My brand new one had this problem. Wifey wasn't pleased. She called TiVo and made them send us a new one (this was within the first day we had received it and they were going to send us a refurb until my wife insisted on a new one).


----------



## TitusTroy (Oct 12, 2010)

thank goodness for the RCN branded TiVo Premiere boxes  ...if anything goes wrong at anytime I can get a new box...all the features of the retail TiVo Premiere's with the addition of VOD...best thing TiVo ever did was expand their operations


----------



## cschone (Jan 10, 2004)

TitusTroy said:


> thank goodness for the RCN branded TiVo Premiere boxes  ...if anything goes wrong at anytime I can get a new box...all the features of the retail TiVo Premiere's with the addition of VOD...best thing TiVo ever did was expand their operations


I don't know about that. It seems there are an awful lot of folks who are experiencing problems with the Premiere. I am one of them. Quality control seems to be a real issue, especially if folks get DOA boxes over and over!


----------



## NOLA Sam (Oct 22, 2010)

RichB said:


> I think mine was refurbished which it not acceptable for a DOA unit.
> 
> - Rich


Had a DOA unit, received a refurb in its place that was also DOA. Called Tivo, said they would send me a new box, nope, it was a refurb. Spoke to a manager who gave me the "we dont send new boxes after 30 days". Did not really matter that my box was faulty and it took longer than the 30 days to rectify the situation.

Felt robbed of $100!


----------



## aaronwt (Jan 31, 2002)

cschone said:


> I don't know about that. It seems there are an awful lot of folks who are experiencing problems with the Premiere. I am one of them. Quality control seems to be a real issue, especially if folks get DOA boxes over and over!

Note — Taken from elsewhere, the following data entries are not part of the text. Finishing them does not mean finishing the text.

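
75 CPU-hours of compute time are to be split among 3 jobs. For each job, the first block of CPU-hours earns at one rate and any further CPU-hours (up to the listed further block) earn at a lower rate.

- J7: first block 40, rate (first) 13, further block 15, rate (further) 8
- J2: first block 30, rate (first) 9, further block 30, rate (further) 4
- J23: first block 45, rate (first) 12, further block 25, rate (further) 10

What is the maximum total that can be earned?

Order all 6 blocks by rate: J7/T1 13 > J23/T1 12 > J23/T2 10 > J2/T1 9 > J7/T2 8 > J2/T2 4.
Fill J7 T1 block (40 at 13) ; 35 left.
J23/T1: +35 of 45 at 12; pool empty.
Total = 13×40 + 12×35 = 940.

940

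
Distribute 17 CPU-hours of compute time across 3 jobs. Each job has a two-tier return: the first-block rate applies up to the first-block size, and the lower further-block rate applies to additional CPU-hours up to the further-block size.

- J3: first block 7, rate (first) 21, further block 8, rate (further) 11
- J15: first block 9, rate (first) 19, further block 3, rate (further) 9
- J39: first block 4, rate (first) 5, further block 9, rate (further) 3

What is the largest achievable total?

329

Rank every tier by rate: J3/tier1 21 > J15/tier1 19 > J3/tier2 11 > J15/tier2 9 > J39/tier1 5 > J39/tier2 3.
J3 tier1 at 21: fill all 7 — 10 left.
J15 tier1 at 19: fill all 9 — 1 left.
1 remain; put them into J3 tier2 at 11.
Total = 21×7 + 19×9 + 11×1 = 329.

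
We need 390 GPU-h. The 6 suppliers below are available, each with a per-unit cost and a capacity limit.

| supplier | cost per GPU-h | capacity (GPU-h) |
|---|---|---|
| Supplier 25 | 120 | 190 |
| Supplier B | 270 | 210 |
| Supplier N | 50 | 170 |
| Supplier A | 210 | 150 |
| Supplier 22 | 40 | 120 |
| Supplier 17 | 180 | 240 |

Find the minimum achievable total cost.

Fill from the cheapest supplier first.
Take 120 from Supplier 22 at 40 ; need 270 more.
Supplier N at 50: take all 170 GPU-h ; 100 still needed.
Supplier 25 at 120: take 100 of its 190 ; requirement met.
Supplier 17, Supplier A, Supplier B: unused.
Cost = 120×40 + 170×50 + 100×120 = 25300.

25300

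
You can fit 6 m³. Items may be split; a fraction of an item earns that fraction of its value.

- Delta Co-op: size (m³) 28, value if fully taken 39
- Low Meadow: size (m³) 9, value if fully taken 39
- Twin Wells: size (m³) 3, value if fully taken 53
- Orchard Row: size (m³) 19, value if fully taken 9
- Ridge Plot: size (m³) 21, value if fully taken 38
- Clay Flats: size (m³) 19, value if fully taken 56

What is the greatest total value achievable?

Rank by value-to-size ratio: Twin Wells 53/3≈17.7, Low Meadow 39/9≈4.33, Clay Flats 56/19≈2.95, Ridge Plot 38/21≈1.81, Delta Co-op 39/28≈1.39, Orchard Row 9/19≈0.474.
Twin Wells: take in full, 3 m³ for value 53 ; 3 left.
3 m³ left: a 3/9 share of Low Meadow gives 39×3/9 = 13.
Total value = 66.

66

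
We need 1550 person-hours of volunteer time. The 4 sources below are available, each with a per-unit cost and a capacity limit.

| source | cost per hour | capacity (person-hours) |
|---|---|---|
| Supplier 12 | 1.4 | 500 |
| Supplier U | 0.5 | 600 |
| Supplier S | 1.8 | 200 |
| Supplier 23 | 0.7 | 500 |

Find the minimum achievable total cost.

1280

Fill from the cheapest source first.
Take 600 from Supplier U at 0.5 → need 950 more.
Supplier 23 (0.7): use full 500 → 450 person-hours to go.
Supplier 12 at 1.4: take 450 of its 500 → requirement met.
Supplier S: unused.
Cost = 600×0.5 + 500×0.7 + 450×1.4 = 1280.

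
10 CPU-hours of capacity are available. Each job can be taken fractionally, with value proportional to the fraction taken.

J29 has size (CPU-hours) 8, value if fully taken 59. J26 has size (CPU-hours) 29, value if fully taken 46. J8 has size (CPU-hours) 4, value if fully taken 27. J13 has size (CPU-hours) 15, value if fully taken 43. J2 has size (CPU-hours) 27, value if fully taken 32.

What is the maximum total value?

72.5

Best value per unit of size first: J29 59/8≈7.38, J8 27/4≈6.75, J13 43/15≈2.87, J26 46/29≈1.59, J2 32/27≈1.19.
J29: take in full, 8 CPU-hours for value 59 ; 2 left.
Fill the last 2 CPU-hours with part of J8: 2/4 of it earns 13.5.
Total value = 72.5.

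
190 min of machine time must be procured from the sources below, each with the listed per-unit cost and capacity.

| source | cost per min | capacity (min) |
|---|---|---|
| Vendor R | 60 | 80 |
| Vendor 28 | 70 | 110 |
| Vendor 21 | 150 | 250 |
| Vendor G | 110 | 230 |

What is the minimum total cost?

Use sources in increasing cost order.
Vendor R at 60: take all 80 min → 110 still needed.
Take 110 from Vendor 28 at 70 → need 0 more.
Vendor G, Vendor 21: unused.
Cost = 80×60 + 110×70 = 12500.

12500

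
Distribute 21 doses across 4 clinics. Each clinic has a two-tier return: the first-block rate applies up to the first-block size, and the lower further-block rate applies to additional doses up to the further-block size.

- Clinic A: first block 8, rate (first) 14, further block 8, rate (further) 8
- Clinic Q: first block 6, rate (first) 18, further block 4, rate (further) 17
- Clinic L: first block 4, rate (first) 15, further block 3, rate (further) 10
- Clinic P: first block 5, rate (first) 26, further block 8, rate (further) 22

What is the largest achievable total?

Treat each block as its own option and order by rate: Clinic P/first 26 > Clinic P/second 22 > Clinic Q/first 18 > Clinic Q/second 17 > Clinic L/first 15 > Clinic A/first 14 > Clinic L/second 10 > Clinic A/second 8.
Fill Clinic P first block (5 at 26) → 16 left.
Clinic P/second (22): +8 → 8 left.
Fill Clinic Q first block (6 at 18) → 2 left.
2 remain; put them into Clinic Q second at 17.
Total = 26×5 + 22×8 + 18×6 + 17×2 = 448.

448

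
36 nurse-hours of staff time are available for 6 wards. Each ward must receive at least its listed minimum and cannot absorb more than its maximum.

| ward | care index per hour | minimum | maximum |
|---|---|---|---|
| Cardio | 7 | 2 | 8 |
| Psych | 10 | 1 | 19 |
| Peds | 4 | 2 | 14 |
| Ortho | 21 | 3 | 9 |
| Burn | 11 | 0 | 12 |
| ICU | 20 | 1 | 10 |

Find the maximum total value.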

But there are also alot of people with no issues. I've been running six Premieres since launch, all with no problems.
Even the four I had running for three days in 90 degree temperatures have had no issues. They just hummed along and recorded everything during that time.


----------



## steve614 (May 1, 2006)

I agree w/ aaronwt. You see far more negative on these boards than you do positive.
But it still doesn't make TiVo look good. I would be outraged if I bought a NEW product and was told I'd have to settle for a USED replacement if the first was defective through no fault of my own.

I'm glad I bought my Tivos from a B & M store.


----------